A intervenção dos bancos locais dos países que acessam essa facilidade se daria através dos bancos centrais, que proveriam os mesmos com liquidez. Em Hong Kong, por exemplo, a autoridade monetária anunciou em 22 de abril que utilizará a linha FIMA REPO no valor de 10 bilhões de dólares em dinheiro. Esta quantidade estaria destinada a prover de liquidez os bancos com uma taxa igual à do FED, canalizando os recursos e transferindo o custo aos bancos locais.

Operações SWAP de moedas

Diferentemente das operações REPO, onde a contrapartida é uma determinada quantidade de títulos do Tesouro, as operações SWAP têm como contrapartida a própria moeda do país com o qual se realiza o câmbio. É um intercâmbio de moedas.

O FED vem mantendo acordos SWAP com um grupo exclusivo de contrapartes (Canadá, Japão, União Monetária Europeia, Reino Unido e Suíça). Mas lançou uma linha SWAP de transição com a Austrália, Dinamarca, Coreia do Sul, Noruega, Nova Zelândia, Cingapura, Suécia e os dois maiores países de nossa região: México e Brasil.

Os SWAPs são instrumentos altamente seletivos em termos geopolíticos. Apenas dois países emergentes participam e são parceiros comerciais gigantes dos EUA: México e Brasil.

O desenvolvimento desses instrumentos visa impedir que o fluxo de pagamentos com parceiros comerciais seja cortado.

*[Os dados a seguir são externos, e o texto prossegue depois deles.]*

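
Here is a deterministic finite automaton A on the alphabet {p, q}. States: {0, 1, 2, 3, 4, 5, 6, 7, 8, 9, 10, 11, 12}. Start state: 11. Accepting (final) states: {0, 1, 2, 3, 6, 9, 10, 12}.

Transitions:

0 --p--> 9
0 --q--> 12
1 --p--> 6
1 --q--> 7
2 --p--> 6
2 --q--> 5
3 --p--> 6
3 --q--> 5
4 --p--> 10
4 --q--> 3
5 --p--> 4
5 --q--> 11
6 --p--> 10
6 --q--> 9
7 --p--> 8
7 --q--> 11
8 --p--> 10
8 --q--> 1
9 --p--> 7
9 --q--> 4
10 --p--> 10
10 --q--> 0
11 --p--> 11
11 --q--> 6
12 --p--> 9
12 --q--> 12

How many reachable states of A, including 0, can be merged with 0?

2

First remove the unreachable states {2}; 12 states remain.
Start with accepting vs non-accepting: {0,1,3,6,9,10,12} | {4,5,7,8,11}.
On input p, block {0,1,3,6,9,10,12} splits into {0,1,3,6,10,12} and {9}.
On input p, block {0,1,3,6,10,12} splits into {1,3,6,10} and {0,12}.
Refine {1,3,6,10} on symbol q: members go to different blocks, giving {1,3} and {6} and {10}.
Split {4,5,7,8,11} by δ(·,p) → {5,7,11} and {4,8}.
Refine {5,7,11} on symbol p: members go to different blocks, giving {5,7} and {11}.
Stable partition: {1,3} | {5,7} | {9} | {0,12} | {6} | {10} | {4,8} | {11} — 8 equivalence classes.
State 0 belongs to the block {0,12}, which has 2 states.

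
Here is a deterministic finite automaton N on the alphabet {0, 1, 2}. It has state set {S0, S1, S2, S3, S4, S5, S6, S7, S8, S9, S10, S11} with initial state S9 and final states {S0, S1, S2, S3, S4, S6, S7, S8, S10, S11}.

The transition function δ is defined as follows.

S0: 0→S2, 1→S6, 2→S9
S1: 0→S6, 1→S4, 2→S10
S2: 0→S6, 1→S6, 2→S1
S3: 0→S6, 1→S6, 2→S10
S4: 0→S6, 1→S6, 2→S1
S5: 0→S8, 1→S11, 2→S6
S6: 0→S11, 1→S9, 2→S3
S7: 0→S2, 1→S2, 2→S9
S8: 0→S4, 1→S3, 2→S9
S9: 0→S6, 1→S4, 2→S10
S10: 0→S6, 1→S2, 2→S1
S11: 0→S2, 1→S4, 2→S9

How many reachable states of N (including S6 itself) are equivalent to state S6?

First remove the unreachable states {S0,S5,S7,S8}; 8 states remain.
P0 = {S1,S2,S3,S4,S6,S10,S11} | {S9}.
Refine {S1,S2,S3,S4,S6,S10,S11} on symbol 1: members go to different blocks, giving {S1,S2,S3,S4,S10,S11} and {S6}.
On input 0, block {S1,S2,S3,S4,S10,S11} splits into {S1,S2,S3,S4,S10} and {S11}.
Split {S1,S2,S3,S4,S10} by δ(·,1) → {S2,S3,S4} and {S1,S10}.
Stable partition: {S2,S3,S4} | {S9} | {S6} | {S11} | {S1,S10} — 5 equivalence classes.
The equivalence class containing S6 is {S6}, of size 1.

1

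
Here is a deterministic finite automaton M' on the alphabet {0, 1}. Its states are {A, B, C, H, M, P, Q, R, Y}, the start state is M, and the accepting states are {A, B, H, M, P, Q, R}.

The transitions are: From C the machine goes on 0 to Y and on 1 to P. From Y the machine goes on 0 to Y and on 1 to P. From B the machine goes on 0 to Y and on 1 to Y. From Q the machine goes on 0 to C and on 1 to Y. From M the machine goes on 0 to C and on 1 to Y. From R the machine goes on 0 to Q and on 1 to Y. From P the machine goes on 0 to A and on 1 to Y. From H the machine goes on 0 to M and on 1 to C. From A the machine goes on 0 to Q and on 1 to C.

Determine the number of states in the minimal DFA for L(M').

4

First remove the unreachable states {B,H,R}; 6 states remain.
Initial partition by acceptance: {A,M,P,Q} | {C,Y}.
Refine {A,M,P,Q} on symbol 0: members go to different blocks, giving {A,P} and {M,Q}.
Refine {A,P} on symbol 0: members go to different blocks, giving {P} and {A}.
The partition is now stable with 4 blocks: {P} | {C,Y} | {M,Q} | {A}.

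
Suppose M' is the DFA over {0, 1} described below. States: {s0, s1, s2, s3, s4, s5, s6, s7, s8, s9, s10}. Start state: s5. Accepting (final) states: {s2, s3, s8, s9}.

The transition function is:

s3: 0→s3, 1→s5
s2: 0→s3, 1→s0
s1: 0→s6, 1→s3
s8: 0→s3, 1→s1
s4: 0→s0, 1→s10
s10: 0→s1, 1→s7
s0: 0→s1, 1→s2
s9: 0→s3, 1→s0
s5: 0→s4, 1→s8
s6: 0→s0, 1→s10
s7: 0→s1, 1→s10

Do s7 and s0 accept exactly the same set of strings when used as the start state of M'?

Reachable states from the start: {s0,s1,s2,s3,s4,s5,s6,s7,s8,s10}. Unreachable: {s9} — drop them.
Initial partition by acceptance: {s2,s3,s8} | {s0,s1,s4,s5,s6,s7,s10}.
On input 1, block {s0,s1,s4,s5,s6,s7,s10} splits into {s4,s6,s7,s10} and {s0,s1,s5}.
Split {s0,s1,s5} by δ(·,0) → {s1,s5} and {s0}.
Refine {s2,s3,s8} on symbol 1: members go to different blocks, giving {s3,s8} and {s2}.
Refine {s4,s6,s7,s10} on symbol 0: members go to different blocks, giving {s4,s6} and {s7,s10}.
Stable partition: {s3,s8} | {s4,s6} | {s1,s5} | {s0} | {s2} | {s7,s10} — 6 equivalence classes.
s7 and s0 end up in different blocks, so they are distinguishable. For instance, the string '1' is accepted from only s0.

No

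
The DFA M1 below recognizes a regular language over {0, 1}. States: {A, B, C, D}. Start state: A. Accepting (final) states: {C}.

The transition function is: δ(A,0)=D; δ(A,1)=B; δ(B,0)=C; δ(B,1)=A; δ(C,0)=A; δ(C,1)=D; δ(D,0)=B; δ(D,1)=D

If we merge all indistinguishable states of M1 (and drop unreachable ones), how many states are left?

4

Every state is reachable, so we keep all 4.
Initial partition by acceptance: {C} | {A,B,D}.
Refine {A,B,D} on symbol 0: members go to different blocks, giving {A,D} and {B}.
Split {A,D} by δ(·,0) → {A} and {D}.
Stable partition: {C} | {A} | {B} | {D} — 4 equivalence classes.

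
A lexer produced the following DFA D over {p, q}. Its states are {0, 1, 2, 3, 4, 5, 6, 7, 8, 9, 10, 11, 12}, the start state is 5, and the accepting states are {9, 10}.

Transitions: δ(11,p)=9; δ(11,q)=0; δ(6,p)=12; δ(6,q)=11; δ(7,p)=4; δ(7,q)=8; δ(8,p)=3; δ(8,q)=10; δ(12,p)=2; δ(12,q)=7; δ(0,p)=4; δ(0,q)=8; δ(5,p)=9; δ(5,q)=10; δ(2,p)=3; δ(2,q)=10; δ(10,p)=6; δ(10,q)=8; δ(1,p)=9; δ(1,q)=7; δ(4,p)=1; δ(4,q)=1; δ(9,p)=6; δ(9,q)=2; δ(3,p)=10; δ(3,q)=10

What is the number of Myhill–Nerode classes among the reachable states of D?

Initial partition by acceptance: {9,10} | {0,1,2,3,4,5,6,7,8,11,12}.
Split {0,1,2,3,4,5,6,7,8,11,12} by δ(·,p) → {0,2,4,6,7,8,12} and {1,3,5,11}.
On input p, block {0,2,4,6,7,8,12} splits into {0,6,7,12} and {2,4,8}.
On input p, block {0,6,7,12} splits into {0,7,12} and {6}.
Refine {0,7,12} on symbol q: members go to different blocks, giving {0,7} and {12}.
On input q, block {1,3,5,11} splits into {1,11} and {3,5}.
On input p, block {2,4,8} splits into {2,8} and {4}.
No further refinement is possible. Final partition (8 blocks): {9,10} | {0,7} | {1,11} | {2,8} | {6} | {12} | {3,5} | {4}.

8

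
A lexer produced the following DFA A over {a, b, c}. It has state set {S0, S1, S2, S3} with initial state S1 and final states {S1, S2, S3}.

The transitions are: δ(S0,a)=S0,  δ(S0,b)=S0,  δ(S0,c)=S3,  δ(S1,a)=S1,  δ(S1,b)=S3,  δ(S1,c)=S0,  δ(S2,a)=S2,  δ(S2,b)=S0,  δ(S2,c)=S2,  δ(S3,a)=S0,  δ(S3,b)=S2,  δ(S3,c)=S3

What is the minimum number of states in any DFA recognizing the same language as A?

Initial partition by acceptance: {S1,S2,S3} | {S0}.
On input a, block {S1,S2,S3} splits into {S1,S2} and {S3}.
Split {S1,S2} by δ(·,b) → {S1} and {S2}.
The partition is now stable with 4 blocks: {S1} | {S0} | {S3} | {S2}.

4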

Os valores envolvidos na troca de moedas são muito significativos. São cerca de 60 bilhões de dólares para cada uma dessas contrapartes: Austrália, Brasil, Coreia, México, Cingapura e Suécia e 30 bilhões para cada um dos seguintes países: Noruega, Dinamarca e Nova Zelândia.

O debate

Os economistas americanos são de opinião que o uso do SWAP deve ser estendido para beneficiar muitos outros países afetados pela escassez de divisas (Eichgreen). Para muitos, embora essas medidas sejam mornas e insuficientes, elas representam um primeiro passo: o do FED assumindo o papel de Banco Central global ou credor global de último recurso.

Conclusões

O instrumento financeiro REPO é limitado em seu escopo: ele beneficia apenas bancos centrais que possuem títulos do Tesouro e na medida em que possuem. Está longe de ser um instrumento que contribui para a liquidez necessária dos países em desenvolvimento e apenas os aliviaria da tarefa de vender esses títulos nos mercados financeiros ilíquidos e avessos ao risco no momento. Está longe de ser uma contribuição marginal dos Estados Unidos para um sistema monetário global que é incapaz de gerar recursos para enfrentar as crises econômicas e de saúde.

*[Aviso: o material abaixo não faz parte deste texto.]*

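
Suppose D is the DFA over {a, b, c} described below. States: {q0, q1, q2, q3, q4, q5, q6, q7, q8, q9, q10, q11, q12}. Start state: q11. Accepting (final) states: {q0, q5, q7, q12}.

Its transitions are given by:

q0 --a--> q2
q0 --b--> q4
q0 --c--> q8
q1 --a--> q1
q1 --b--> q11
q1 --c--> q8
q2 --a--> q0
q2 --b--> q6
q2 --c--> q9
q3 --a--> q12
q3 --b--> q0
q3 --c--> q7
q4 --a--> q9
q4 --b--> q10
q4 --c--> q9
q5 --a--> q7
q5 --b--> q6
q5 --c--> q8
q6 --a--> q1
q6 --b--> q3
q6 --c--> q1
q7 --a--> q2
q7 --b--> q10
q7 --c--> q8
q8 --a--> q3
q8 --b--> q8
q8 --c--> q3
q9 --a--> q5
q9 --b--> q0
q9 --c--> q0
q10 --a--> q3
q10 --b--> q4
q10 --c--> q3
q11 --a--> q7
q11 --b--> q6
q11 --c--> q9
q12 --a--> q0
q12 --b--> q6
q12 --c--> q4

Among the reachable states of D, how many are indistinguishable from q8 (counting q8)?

3

Every state is reachable, so we keep all 13.
Start with accepting vs non-accepting: {q0,q5,q7,q12} | {q1,q2,q3,q4,q6,q8,q9,q10,q11}.
Split {q0,q5,q7,q12} by δ(·,a) → {q0,q7} and {q5,q12}.
On input a, block {q1,q2,q3,q4,q6,q8,q9,q10,q11} splits into {q1,q4,q6,q8,q10} and {q2,q11} and {q3,q9}.
Refine {q1,q4,q6,q8,q10} on symbol a: members go to different blocks, giving {q4,q8,q10} and {q1,q6}.
Refine {q1,q6} on symbol b: members go to different blocks, giving {q1} and {q6}.
The partition is now stable with 7 blocks: {q0,q7} | {q4,q8,q10} | {q5,q12} | {q2,q11} | {q3,q9} | {q1} | {q6}.
The equivalence class containing q8 is {q4,q8,q10}, of size 3.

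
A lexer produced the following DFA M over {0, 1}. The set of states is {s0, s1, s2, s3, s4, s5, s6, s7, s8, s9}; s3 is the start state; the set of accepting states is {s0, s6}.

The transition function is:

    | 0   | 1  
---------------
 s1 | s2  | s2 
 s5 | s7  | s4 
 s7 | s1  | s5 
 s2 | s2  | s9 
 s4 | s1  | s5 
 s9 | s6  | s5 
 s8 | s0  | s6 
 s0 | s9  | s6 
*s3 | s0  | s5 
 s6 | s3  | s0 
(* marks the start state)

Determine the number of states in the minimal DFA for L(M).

Reachable states from the start: {s0,s1,s2,s3,s4,s5,s6,s7,s9}. Unreachable: {s8} — drop them.
Start with accepting vs non-accepting: {s0,s6} | {s1,s2,s3,s4,s5,s7,s9}.
On input 0, block {s1,s2,s3,s4,s5,s7,s9} splits into {s1,s2,s4,s5,s7} and {s3,s9}.
Split {s1,s2,s4,s5,s7} by δ(·,1) → {s1,s4,s5,s7} and {s2}.
Split {s1,s4,s5,s7} by δ(·,0) → {s4,s5,s7} and {s1}.
On input 0, block {s4,s5,s7} splits into {s4,s7} and {s5}.
The partition is now stable with 6 blocks: {s0,s6} | {s4,s7} | {s3,s9} | {s2} | {s1} | {s5}.

6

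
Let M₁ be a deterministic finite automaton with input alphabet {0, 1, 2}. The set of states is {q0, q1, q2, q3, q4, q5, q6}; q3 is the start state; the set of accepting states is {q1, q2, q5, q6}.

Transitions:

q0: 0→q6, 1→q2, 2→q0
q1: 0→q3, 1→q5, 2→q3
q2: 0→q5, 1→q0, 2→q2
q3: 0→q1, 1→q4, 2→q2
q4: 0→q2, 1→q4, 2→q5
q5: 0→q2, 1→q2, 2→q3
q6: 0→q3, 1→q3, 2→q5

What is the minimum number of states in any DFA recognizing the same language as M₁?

7

Every state is reachable, so we keep all 7.
Start with accepting vs non-accepting: {q1,q2,q5,q6} | {q0,q3,q4}.
On input 0, block {q1,q2,q5,q6} splits into {q1,q6} and {q2,q5}.
Refine {q1,q6} on symbol 1: members go to different blocks, giving {q1} and {q6}.
Split {q0,q3,q4} by δ(·,0) → {q0} and {q3} and {q4}.
Refine {q2,q5} on symbol 1: members go to different blocks, giving {q2} and {q5}.
The partition is now stable with 7 blocks: {q1} | {q0} | {q2} | {q6} | {q3} | {q4} | {q5}.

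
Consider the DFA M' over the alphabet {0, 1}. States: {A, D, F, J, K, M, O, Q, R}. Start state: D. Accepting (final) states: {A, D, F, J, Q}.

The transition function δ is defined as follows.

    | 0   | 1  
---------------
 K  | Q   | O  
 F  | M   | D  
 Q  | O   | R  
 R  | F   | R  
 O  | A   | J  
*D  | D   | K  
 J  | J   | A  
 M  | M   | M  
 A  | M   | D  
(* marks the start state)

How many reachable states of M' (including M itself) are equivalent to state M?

1

All states are reachable from the start state.
P0 = {A,D,F,J,Q} | {K,M,O,R}.
Split {A,D,F,J,Q} by δ(·,0) → {A,F,Q} and {D,J}.
Split {A,F,Q} by δ(·,1) → {A,F} and {Q}.
Split {K,M,O,R} by δ(·,0) → {O,R} and {K} and {M}.
Refine {O,R} on symbol 1: members go to different blocks, giving {O} and {R}.
Split {D,J} by δ(·,1) → {D} and {J}.
Stable partition: {A,F} | {O} | {D} | {Q} | {K} | {M} | {R} | {J} — 8 equivalence classes.
The equivalence class containing M is {M}, of size 1.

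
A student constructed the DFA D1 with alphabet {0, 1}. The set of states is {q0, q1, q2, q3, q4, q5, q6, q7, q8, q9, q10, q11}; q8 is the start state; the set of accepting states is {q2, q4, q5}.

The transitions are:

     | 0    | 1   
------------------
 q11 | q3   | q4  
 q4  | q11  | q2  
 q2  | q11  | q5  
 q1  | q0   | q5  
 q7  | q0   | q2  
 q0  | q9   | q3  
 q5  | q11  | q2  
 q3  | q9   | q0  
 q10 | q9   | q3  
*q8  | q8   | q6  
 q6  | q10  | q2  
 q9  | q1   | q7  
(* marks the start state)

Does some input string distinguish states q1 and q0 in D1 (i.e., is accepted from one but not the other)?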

É uma medida projetada, acima de tudo, para evitar vendas em massa pelo preço de equilíbrio desses títulos e, assim, estabilizar o mercado de títulos do Tesouro (mantendo baixas as taxas de juros nessa economia). Segundo o think-tank CSIS, “claramente o instrumento preserva o interesse dos Estados Unidos”.

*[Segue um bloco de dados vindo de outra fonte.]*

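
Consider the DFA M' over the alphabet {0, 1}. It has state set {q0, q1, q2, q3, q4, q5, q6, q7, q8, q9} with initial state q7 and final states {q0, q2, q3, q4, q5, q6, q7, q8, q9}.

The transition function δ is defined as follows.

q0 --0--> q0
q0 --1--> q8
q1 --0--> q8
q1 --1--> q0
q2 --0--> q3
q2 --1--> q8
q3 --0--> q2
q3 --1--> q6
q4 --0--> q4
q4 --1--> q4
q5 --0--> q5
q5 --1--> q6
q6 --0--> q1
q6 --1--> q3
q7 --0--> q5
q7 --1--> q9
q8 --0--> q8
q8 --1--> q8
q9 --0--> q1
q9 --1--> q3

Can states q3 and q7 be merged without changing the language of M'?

No

First remove the unreachable states {q4}; 9 states remain.
Initial partition by acceptance: {q0,q2,q3,q5,q6,q7,q8,q9} | {q1}.
Refine {q0,q2,q3,q5,q6,q7,q8,q9} on symbol 0: members go to different blocks, giving {q0,q2,q3,q5,q7,q8} and {q6,q9}.
On input 1, block {q0,q2,q3,q5,q7,q8} splits into {q0,q2,q8} and {q3,q5,q7}.
On input 0, block {q0,q2,q8} splits into {q0,q8} and {q2}.
Refine {q3,q5,q7} on symbol 0: members go to different blocks, giving {q5,q7} and {q3}.
Stable partition: {q0,q8} | {q1} | {q6,q9} | {q5,q7} | {q2} | {q3} — 6 equivalence classes.
q3 and q7 end up in different blocks, so they are distinguishable. For instance, the string '010' is accepted from only q3.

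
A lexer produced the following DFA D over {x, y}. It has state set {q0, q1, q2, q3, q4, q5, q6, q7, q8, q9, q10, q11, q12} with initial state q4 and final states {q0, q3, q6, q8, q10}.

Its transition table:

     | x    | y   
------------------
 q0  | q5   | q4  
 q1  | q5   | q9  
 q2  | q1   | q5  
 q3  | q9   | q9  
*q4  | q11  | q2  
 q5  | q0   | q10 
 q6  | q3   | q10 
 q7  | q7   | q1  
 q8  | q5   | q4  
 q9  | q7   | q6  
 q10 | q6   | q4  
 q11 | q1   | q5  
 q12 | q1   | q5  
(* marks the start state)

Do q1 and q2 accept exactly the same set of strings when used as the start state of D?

No

First remove the unreachable states {q8,q12}; 11 states remain.
Initial partition by acceptance: {q0,q3,q6,q10} | {q1,q2,q4,q5,q7,q9,q11}.
Refine {q0,q3,q6,q10} on symbol x: members go to different blocks, giving {q0,q3} and {q6,q10}.
On input x, block {q1,q2,q4,q5,q7,q9,q11} splits into {q1,q2,q4,q7,q9,q11} and {q5}.
On input x, block {q0,q3} splits into {q0} and {q3}.
Refine {q1,q2,q4,q7,q9,q11} on symbol x: members go to different blocks, giving {q2,q4,q7,q9,q11} and {q1}.
Refine {q2,q4,q7,q9,q11} on symbol x: members go to different blocks, giving {q4,q7,q9} and {q2,q11}.
Refine {q4,q7,q9} on symbol x: members go to different blocks, giving {q7,q9} and {q4}.
Refine {q7,q9} on symbol y: members go to different blocks, giving {q7} and {q9}.
Refine {q6,q10} on symbol x: members go to different blocks, giving {q6} and {q10}.
The partition is now stable with 10 blocks: {q0} | {q7} | {q6} | {q5} | {q3} | {q1} | {q2,q11} | {q4} | {q9} | {q10}.
q1 and q2 end up in different blocks, so they are distinguishable. For instance, the string 'xx' is accepted from only q1.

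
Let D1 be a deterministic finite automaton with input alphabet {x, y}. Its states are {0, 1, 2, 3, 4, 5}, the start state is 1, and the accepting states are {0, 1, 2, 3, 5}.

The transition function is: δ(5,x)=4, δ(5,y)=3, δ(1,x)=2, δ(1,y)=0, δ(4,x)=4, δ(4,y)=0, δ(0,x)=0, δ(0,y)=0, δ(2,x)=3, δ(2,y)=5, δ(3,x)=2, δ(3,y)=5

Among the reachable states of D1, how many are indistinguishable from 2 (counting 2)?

Every state is reachable, so we keep all 6.
P0 = {0,1,2,3,5} | {4}.
Refine {0,1,2,3,5} on symbol x: members go to different blocks, giving {0,1,2,3} and {5}.
On input y, block {0,1,2,3} splits into {0,1} and {2,3}.
On input x, block {0,1} splits into {0} and {1}.
No further refinement is possible. Final partition (5 blocks): {0} | {4} | {5} | {2,3} | {1}.
The equivalence class containing 2 is {2,3}, of size 2.

2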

O uso do SWAP, por outro lado, mostra uma mudança relevante na política do FED, um novo papel como banqueiro global. De qualquer forma, atualmente, essa política é limitada porque se atém apenas aos interesses comerciais e geopolíticos dos Estados Unidos, deixando de lado a maior parte dos países subdesenvolvidos, que são os que mais urgentemente necessitam obter financiamento internacional. As motivações dos EUA parecem estar diretamente relacionadas ao interesse próprio: estabilizar seu mercado de dívida, manter as taxas de juros baixas, evitar o colapso dos fluxos comerciais com seus principais parceiros e, finalmente, exercer uma liderança monetária responsável em sua área de influência geopolítica.

Notas:

[1] O Equador pagou aproximadamente 700 milhões de dólares em pagamentos no meio da pandemia de Covid-19 (março de 2020) por uma operação REPO realizada em 2018 devido à perda de valor de seus títulos soberanos 2022, 2023, 2026.